Maine has been invaded by a masked secret police force.
They have taken people who are here legally. They have taken people with no criminal records. They have taken a local police officer.
Even local law enforcement are not safe from ICE.
Our home is under attack. pic.twitter.com/iqZHs2Ovbp
— Graham Platner for Senate (@grahamformaine) January 23, 2026
A rally is planned in Lewiston on Saturday, and Portland residents are planning to gather Friday evening to protest ICE's surge in the state.
Mainers have taken cueseng from communities in cities such as Minneapolis and Chicago, where ICE has been met with strong shows of resistance to the Trump administration's anti-immigrant enforcement in recent months.
Back Cove Books in Portland reported Thursday that it was ordering a second shipment of free whistles for community members to warn neighbors when ICE is in the vicinity or conducting an arrest, as it was "very quickly running out" of its first shipment in just one day.

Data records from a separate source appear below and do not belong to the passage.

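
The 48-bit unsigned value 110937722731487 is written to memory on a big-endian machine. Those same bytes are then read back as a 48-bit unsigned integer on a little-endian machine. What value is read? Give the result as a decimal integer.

110937722731487 in 48-bit hexadecimal is 0x64E5B38E3BDF.
Stored big-endian, the bytes at ascending addresses are 64 E5 B3 8E 3B DF.
Read back as little-endian, the first byte is least significant, giving 0xDF3B8EB3E564.
0xDF3B8EB3E564 = 245446890218852.

245446890218852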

Businesses across the city have placed signs designed by a local artist declaring "NO ICE" in their windows.
And about 75 protesters banged pots and pans outside a hotel where they believe, based on reports, that ICE agents are staying in Portland on Thursday night.

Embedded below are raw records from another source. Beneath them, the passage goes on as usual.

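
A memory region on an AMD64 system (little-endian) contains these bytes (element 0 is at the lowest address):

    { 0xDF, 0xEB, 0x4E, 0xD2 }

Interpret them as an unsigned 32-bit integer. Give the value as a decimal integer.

In little-endian order the low byte comes first in memory.
Reassemble most-significant byte first: D2 4E EB DF → 0xD24EEBDF.
0xD24EEBDF = 3528387551.

3528387551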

Panagioti Tsolkas, communications manager for the Maine Immigrant Rights Coalition, told Common Dreams that the group has trained hundreds of volunteers to help verify reports of ICE operations. Other local groups have reported huge numbers of residents volunteering to deliver groceries to immigrants and people of color who don't feel safe leaving home.
"This community is engaged and not just lowering their heads or turning away," Tsolkas said. "Maine also really values itself as a welcoming place. And that culture has been developed, especially with the refugee resettlement program and population. That's part of the reason that Maine is being targeted, is because it has a history of being a welcoming place and accepting place."
Despite stereotypes about Maine being "remote and cold," he added, "I think [what] people are hearing and seeing is that people in Maine really pride themselves as being a place that has a welcoming value as a core principle."